The World Health Organization (WHO) estimates that in 2030 over one million people are going to die of liver cancer [11]. The key factor that affects HCC mortality is a poor diagnosis, which results in just 18% survival [12] less than the cancers of the breast (77.1%), renal pelvic (74.8%), and myeloma (52.2%). The high risk of recurrence and metastasis of the HCCs also contribute to a shorter life span and poor survival after hepatectomy [13]. Different variables participate in HCC diagnoses, such as cell proliferation, apoptosis, and genes linked to the mTOR pathway [14]. HCC is on a global increase, but early detection and therapy of HCC remain a concern [7]. In developing countries, the HCC prevalence is growing as a consequence of low levels of health and treatment, with a global rate of liver cancer per 100000 people approximately at 9.3 in 2018 [15], as well as poor prognosis [16].
The diverse factors implicated in liver cancer are cellular tumor antigen p53 (TP53), axin-1 (AXIN1), catenin β-1 (CTNNB1), and telomerase reverse transcriptase (TERT) promoters as well as other primary genes for mutation generation, p53 cell cycle system, WNT/β-catenin, oxidative stress, RAS/RAF/MAPK, and PI3K/AKT/MTOR pathways along with other main primary signaling pathways.

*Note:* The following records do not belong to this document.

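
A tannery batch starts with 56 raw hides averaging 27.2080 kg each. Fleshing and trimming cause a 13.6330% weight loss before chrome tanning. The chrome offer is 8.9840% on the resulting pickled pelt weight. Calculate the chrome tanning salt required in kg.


Total_raw = N * avg_wt = 56 * 27.2080 = 1523.6480 kg
Substrate = Total_raw * (1 - loss/100) = 1523.6480 * (1 - 13.6330/100) = 1315.9291 kg
Chrome = Substrate * pct / 100 = 1315.9291 * 8.9840 / 100 = 118.2231 kg


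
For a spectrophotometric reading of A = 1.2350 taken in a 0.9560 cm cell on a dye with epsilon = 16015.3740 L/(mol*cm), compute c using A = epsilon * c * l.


Formula: c = A / (epsilon * l)
Substituting: c = 1.2350 / (16015.3740 * 0.9560)
Result: 8.0663e-05 mol/L


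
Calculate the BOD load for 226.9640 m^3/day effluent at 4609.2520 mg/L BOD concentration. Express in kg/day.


Formula: BOD_load = volume * conc / 1000
Substituting: BOD_load = 226.9640 * 4609.2520 / 1000
Result: 1046.1343 kg/day


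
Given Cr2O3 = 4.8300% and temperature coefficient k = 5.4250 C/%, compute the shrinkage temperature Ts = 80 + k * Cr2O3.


Formula: Ts = 80 + k * Cr2O3
Substituting: Ts = 80 + 5.4250 * 4.8300
Result: 106.2027 C


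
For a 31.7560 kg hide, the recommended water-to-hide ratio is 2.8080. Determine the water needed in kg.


Formula: Water = hide_weight * ratio
Substituting: Water = 31.7560 * 2.8080
Result: 89.1708 kg


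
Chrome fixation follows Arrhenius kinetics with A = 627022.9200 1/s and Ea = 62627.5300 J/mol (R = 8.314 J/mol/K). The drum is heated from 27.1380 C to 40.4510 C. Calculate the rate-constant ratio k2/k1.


T1 = 27.1380 + 273.15 = 300.2880 K; T2 = 40.4510 + 273.15 = 313.6010 K
k1 = A * exp(-Ea/(R*T1)) = 627022.9200 * exp(-62627.5300/(8.314*300.2880)) = 7.9970e-06 1/s
k2 = A * exp(-Ea/(R*T2)) = 627022.9200 * exp(-62627.5300/(8.314*313.6010)) = 2.3196e-05 1/s
k2/k1 = 2.3196e-05 / 7.9970e-06 = 2.9006


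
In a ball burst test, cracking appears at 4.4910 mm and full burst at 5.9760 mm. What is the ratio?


Formula: Ratio = crack / burst
Substituting: Ratio = 4.4910 / 5.9760
Result: 0.7515


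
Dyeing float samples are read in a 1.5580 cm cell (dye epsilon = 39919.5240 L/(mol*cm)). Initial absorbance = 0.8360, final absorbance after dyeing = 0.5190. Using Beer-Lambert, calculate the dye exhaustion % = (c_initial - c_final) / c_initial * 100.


c_initial = A_i / (epsilon * l) = 0.8360 / (39919.5240 * 1.5580) = 1.3442e-05 mol/L
c_final = A_f / (epsilon * l) = 0.5190 / (39919.5240 * 1.5580) = 8.3448e-06 mol/L
Exhaustion = (c_initial - c_final) / c_initial * 100 = (1.3442e-05 - 8.3448e-06) / 1.3442e-05 * 100 = 37.9187 %


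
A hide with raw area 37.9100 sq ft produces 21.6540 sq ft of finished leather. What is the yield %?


Formula: Yield = finished / raw * 100
Substituting: Yield = 21.6540 / 37.9100 * 100
Result: 57.1195 %


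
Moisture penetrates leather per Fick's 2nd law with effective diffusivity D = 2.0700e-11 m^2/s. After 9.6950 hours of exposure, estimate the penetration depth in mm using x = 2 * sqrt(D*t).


t = 9.6950 hr * 3600 = 34902.0000 s
D * t = 2.0700e-11 * 34902.0000 = 7.2247e-07
x = 2 * sqrt(D*t) = 2 * sqrt(7.2247e-07) = 0.00169997 m = 1.7000 mm


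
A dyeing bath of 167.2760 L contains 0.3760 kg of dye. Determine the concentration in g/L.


Formula: Conc = dye_mass(kg) / volume(L) * 1000
Substituting: Conc = 0.3760 / 167.2760 * 1000
Result: 2.2478 g/L


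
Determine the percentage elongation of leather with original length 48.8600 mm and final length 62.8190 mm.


Formula: Elongation = (Lf - L0) / L0 * 100
Substituting: Elongation = (62.8190 - 48.8600) / 48.8600 * 100
Result: 28.5694 %


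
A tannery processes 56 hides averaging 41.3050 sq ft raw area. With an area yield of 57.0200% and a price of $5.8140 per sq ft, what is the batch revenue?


Raw_total = N * avg_area = 56 * 41.3050 = 2313.0800 sq ft
Finished = Raw_total * yield / 100 = 2313.0800 * 57.0200 / 100 = 1318.9182 sq ft
Value = Finished * price = 1318.9182 * 5.8140 = 7668.1905 $


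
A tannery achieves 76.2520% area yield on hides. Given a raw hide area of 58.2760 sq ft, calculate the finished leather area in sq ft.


Formula: finished = raw * yield / 100
Substituting: finished = 58.2760 * 76.2520 / 100
Result: 44.4366 sq ft


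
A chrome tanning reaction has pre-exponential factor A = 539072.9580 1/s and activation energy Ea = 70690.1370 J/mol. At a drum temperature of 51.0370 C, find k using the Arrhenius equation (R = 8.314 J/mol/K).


T_K = T_C + 273.15 = 51.0370 + 273.15 = 324.1870 K
exponent = -Ea / (R * T_K) = -70690.1370 / (8.314 * 324.1870) = -26.2273
k = A * exp(exponent) = 539072.9580 * exp(-26.2273) = 2.1942e-06 1/s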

Liu et al. (2018) used highly efficient microarray technology to screen molecular indicators across all human cancerous tumors, especially for liver cancer, by using Gene Expression Omnibus (GEO) datasets, The Cancer Genome Atlas (TCGA) RNA-sequence and analyzed with the help of bioinformatics methods [17]. Gene chip technology can also reliably represent the molecular expression profile and detect genetic variants correlated with HCC in liver cancer studies [18, 19]. The data, information, knowledge, and wisdom (DIKW) model is widely used in life, including medicine [20–22]. Recently, genome-wide screening has significantly improved the knowledge of the genetic context and pathways that lead to HCC [23–26].

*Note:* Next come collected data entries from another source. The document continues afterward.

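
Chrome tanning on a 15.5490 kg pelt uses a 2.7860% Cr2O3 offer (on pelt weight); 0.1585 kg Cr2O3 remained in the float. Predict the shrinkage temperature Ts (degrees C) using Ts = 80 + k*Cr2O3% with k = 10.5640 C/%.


Offered = pelt * offer_pct / 100 = 15.5490 * 2.7860 / 100 = 0.4332 kg
Uptake = offered - residual = 0.4332 - 0.1585 = 0.2747 kg
Cr2O3% on pelt = uptake / pelt * 100 = 0.2747 / 15.5490 * 100 = 1.7666 %
Ts = 80 + k * Cr2O3% = 80 + 10.5640 * 1.7666 = 98.6628 C


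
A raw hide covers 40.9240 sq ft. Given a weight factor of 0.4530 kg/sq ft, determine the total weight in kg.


Formula: Weight = area * weight_per_sqft
Substituting: Weight = 40.9240 * 0.4530
Result: 18.5386 kg


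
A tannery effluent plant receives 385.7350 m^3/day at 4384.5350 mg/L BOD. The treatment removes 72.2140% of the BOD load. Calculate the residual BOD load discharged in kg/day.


Load_in = volume * conc / 1000 = 385.7350 * 4384.5350 / 1000 = 1691.2686 kg/day
Removed = Load_in * eff / 100 = 1691.2686 * 72.2140 / 100 = 1221.3327 kg/day
Load_out = Load_in - Removed = 1691.2686 - 1221.3327 = 469.9359 kg/day


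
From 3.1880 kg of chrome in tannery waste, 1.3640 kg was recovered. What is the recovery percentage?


Formula: Recovery = recovered / input * 100
Substituting: Recovery = 1.3640 / 3.1880 * 100
Result: 42.7854 %


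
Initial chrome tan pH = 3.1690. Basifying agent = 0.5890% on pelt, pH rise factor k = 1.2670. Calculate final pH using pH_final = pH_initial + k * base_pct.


Formula: pH_final = pH_initial + k * base_pct
Substituting: pH_final = 3.1690 + 1.2670 * 0.5890
Result: 3.9153


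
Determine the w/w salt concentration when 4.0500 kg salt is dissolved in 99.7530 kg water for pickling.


Formula: Conc = salt / (water + salt) * 100
Substituting: Conc = 4.0500 / (99.7530 + 4.0500) * 100
Result: 3.9016 %


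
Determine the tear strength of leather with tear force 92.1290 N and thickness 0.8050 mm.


Formula: Tear strength = force / thickness
Substituting: Tear strength = 92.1290 / 0.8050
Result: 114.4460 N/mm


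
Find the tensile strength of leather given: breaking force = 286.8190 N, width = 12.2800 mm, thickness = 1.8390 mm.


Formula: TS = force / (width * thickness)
Substituting: TS = 286.8190 / (12.2800 * 1.8390)
Result: 12.7007 N/mm^2


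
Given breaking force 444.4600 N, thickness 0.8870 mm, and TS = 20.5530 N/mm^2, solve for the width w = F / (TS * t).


Formula: w = F / (TS * t)
Substituting: w = 444.4600 / (20.5530 * 0.8870)
Result: 24.3800 mm


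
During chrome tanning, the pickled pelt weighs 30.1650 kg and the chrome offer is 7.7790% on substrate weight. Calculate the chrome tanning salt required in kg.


Formula: Chrome = substrate * pct / 100
Substituting: Chrome = 30.1650 * 7.7790 / 100
Result: 2.3465 kg


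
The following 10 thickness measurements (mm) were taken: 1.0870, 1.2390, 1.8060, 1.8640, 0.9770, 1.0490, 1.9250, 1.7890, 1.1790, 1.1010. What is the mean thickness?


Formula: Average = sum / n
Substituting: Average = 14.0160 / 10
Result: 1.4016 mm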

Four core genes and two essential pathways of developing HCC from cirrhosis have been established by GEO dataset using a bioinformatics methodology, including DEG screening and networking of protein-protein interactions (PPIs) [27]. Zhang et al. screened the genes and pathways associated with HCC development and prevalence through a series of bioinformatics observations, such as DEG recognition, functional enrichment analysis, PPI network and module analysis, and weighted network correlation analysis [19]. Zhou et al. identified HCC critical genes and microRNAs through raw data processing by using Gene Ontology (GO), GEO2R, and Kyoto Encyclopaedia of Genes and Genomes (KEGG) pathway enrichment processing and PPI network creation [28]. Established research, nevertheless, have been of small scale, and the lack of molecular prognostic indexes might have restricted the ability to recognize possible important molecular biomarkers and emerging clinical goals.

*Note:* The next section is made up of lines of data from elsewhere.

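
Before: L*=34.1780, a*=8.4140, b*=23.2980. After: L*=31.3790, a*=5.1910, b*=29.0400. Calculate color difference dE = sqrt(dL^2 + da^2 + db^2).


dL = -2.7990, da = -3.2230, db = 5.7420
dE = sqrt((-2.7990)^2 + (-3.2230)^2 + 5.7420^2) = 7.1549


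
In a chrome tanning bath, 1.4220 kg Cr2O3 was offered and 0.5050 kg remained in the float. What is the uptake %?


Formula: Uptake = (offered - residual) / offered * 100
Substituting: Uptake = (1.4220 - 0.5050) / 1.4220 * 100
Result: 64.4866 %


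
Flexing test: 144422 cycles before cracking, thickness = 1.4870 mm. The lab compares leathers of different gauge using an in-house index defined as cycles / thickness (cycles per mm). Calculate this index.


Formula: Index = cycles / thickness
Substituting: Index = 144422 / 1.4870
Result: 97123.0666 cycles/mm


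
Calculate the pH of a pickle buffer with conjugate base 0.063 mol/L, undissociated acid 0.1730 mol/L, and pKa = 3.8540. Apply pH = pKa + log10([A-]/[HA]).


ratio = [A-] / [HA] = 0.063 / 0.1730 = 0.3642
log10(ratio) = -0.4387
pH = pKa + log10(ratio) = 3.8540 - 0.4387 = 3.4153


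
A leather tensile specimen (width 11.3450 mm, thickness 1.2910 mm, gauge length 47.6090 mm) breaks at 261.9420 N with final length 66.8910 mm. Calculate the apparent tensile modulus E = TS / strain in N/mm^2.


TS = F / (w * t) = 261.9420 / (11.3450 * 1.2910) = 17.8844 N/mm^2
strain = (Lf - L0) / L0 = (66.8910 - 47.6090) / 47.6090 = 0.4050
E = TS / strain = 17.8844 / 0.4050 = 44.1582 N/mm^2


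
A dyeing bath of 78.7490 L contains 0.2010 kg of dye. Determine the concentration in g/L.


Formula: Conc = dye_mass(kg) / volume(L) * 1000
Substituting: Conc = 0.2010 / 78.7490 * 1000
Result: 2.5524 g/L


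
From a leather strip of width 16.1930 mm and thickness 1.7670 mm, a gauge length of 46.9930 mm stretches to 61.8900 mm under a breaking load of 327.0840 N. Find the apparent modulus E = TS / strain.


TS = F / (w * t) = 327.0840 / (16.1930 * 1.7670) = 11.4313 N/mm^2
strain = (Lf - L0) / L0 = (61.8900 - 46.9930) / 46.9930 = 0.3170
E = TS / strain = 11.4313 / 0.3170 = 36.0603 N/mm^2


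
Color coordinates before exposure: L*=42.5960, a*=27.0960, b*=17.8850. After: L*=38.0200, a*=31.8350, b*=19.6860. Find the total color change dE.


dL = -4.5760, da = 4.7390, db = 1.8010
dE = sqrt((-4.5760)^2 + 4.7390^2 + 1.8010^2) = 6.8295


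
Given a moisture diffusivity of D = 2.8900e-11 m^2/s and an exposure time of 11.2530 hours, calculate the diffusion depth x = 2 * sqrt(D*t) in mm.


t = 11.2530 hr * 3600 = 40510.8000 s
D * t = 2.8900e-11 * 40510.8000 = 1.1708e-06
x = 2 * sqrt(D*t) = 2 * sqrt(1.1708e-06) = 0.00216404 m = 2.1640 mm


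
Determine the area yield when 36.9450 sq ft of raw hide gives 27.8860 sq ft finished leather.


Formula: Yield = finished / raw * 100
Substituting: Yield = 27.8860 / 36.9450 * 100
Result: 75.4798 %


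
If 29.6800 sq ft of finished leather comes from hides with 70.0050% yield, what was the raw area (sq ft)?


Formula: raw = finished * 100 / yield
Substituting: raw = 29.6800 * 100 / 70.0050
Result: 42.3970 sq ft


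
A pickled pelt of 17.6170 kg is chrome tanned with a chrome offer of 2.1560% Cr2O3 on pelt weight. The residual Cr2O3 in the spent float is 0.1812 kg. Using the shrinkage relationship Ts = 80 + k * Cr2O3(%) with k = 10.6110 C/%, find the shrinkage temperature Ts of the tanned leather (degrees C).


Offered = pelt * offer_pct / 100 = 17.6170 * 2.1560 / 100 = 0.3798 kg
Uptake = offered - residual = 0.3798 - 0.1812 = 0.1986 kg
Cr2O3% on pelt = uptake / pelt * 100 = 0.1986 / 17.6170 * 100 = 1.1274 %
Ts = 80 + k * Cr2O3% = 80 + 10.6110 * 1.1274 = 91.9634 C


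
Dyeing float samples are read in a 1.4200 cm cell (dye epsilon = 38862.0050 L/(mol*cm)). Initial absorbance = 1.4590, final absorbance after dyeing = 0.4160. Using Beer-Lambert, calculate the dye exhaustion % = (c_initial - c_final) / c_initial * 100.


c_initial = A_i / (epsilon * l) = 1.4590 / (38862.0050 * 1.4200) = 2.6439e-05 mol/L
c_final = A_f / (epsilon * l) = 0.4160 / (38862.0050 * 1.4200) = 7.5384e-06 mol/L
Exhaustion = (c_initial - c_final) / c_initial * 100 = (2.6439e-05 - 7.5384e-06) / 2.6439e-05 * 100 = 71.4873 %


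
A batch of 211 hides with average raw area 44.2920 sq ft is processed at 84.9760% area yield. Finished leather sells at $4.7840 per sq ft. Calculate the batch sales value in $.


Raw_total = N * avg_area = 211 * 44.2920 = 9345.6120 sq ft
Finished = Raw_total * yield / 100 = 9345.6120 * 84.9760 / 100 = 7941.5273 sq ft
Value = Finished * price = 7941.5273 * 4.7840 = 37992.2664 $


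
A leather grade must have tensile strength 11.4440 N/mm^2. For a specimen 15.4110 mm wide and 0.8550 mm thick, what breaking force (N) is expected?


Formula: F = TS * w * t
Substituting: F = 11.4440 * 15.4110 * 0.8550
Result: 150.7908 N


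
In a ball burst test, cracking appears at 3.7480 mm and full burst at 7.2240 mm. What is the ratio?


Formula: Ratio = crack / burst
Substituting: Ratio = 3.7480 / 7.2240
Result: 0.5188


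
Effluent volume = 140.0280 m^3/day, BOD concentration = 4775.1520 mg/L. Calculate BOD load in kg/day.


Formula: BOD_load = volume * conc / 1000
Substituting: BOD_load = 140.0280 * 4775.1520 / 1000
Result: 668.6550 kg/day


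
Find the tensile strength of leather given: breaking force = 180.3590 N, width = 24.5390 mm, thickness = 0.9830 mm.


Formula: TS = force / (width * thickness)
Substituting: TS = 180.3590 / (24.5390 * 0.9830)
Result: 7.4770 N/mm^2


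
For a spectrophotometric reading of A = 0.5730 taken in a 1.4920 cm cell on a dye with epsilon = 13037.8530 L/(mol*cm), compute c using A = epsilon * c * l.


Formula: c = A / (epsilon * l)
Substituting: c = 0.5730 / (13037.8530 * 1.4920)
Result: 2.9456e-05 mol/L


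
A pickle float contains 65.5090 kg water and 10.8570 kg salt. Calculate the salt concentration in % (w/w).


Formula: Conc = salt / (water + salt) * 100
Substituting: Conc = 10.8570 / (65.5090 + 10.8570) * 100
Result: 14.2171 %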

Applied bioinformatics research with the current genomic evidence offers an in-depth insight into therapeutic resistance and disease progression processes. This study focuses on the expression profiling of HCC patients compared to healthy ones. GSE62232 dataset (GEO: https://www.ncbi.nlm.nih.gov/geo/) has been chosen. GSE62232 was analysed through GEO2R (https://www.ncbi.nlm.nih.gov/geo/geo2R) [29] to evaluate and recalculate the genes that are differentially expressed in healthy and diseased samples. However, new diagnostic and prognostic biomarkers are needed to improving HCC diagnosis and treatment.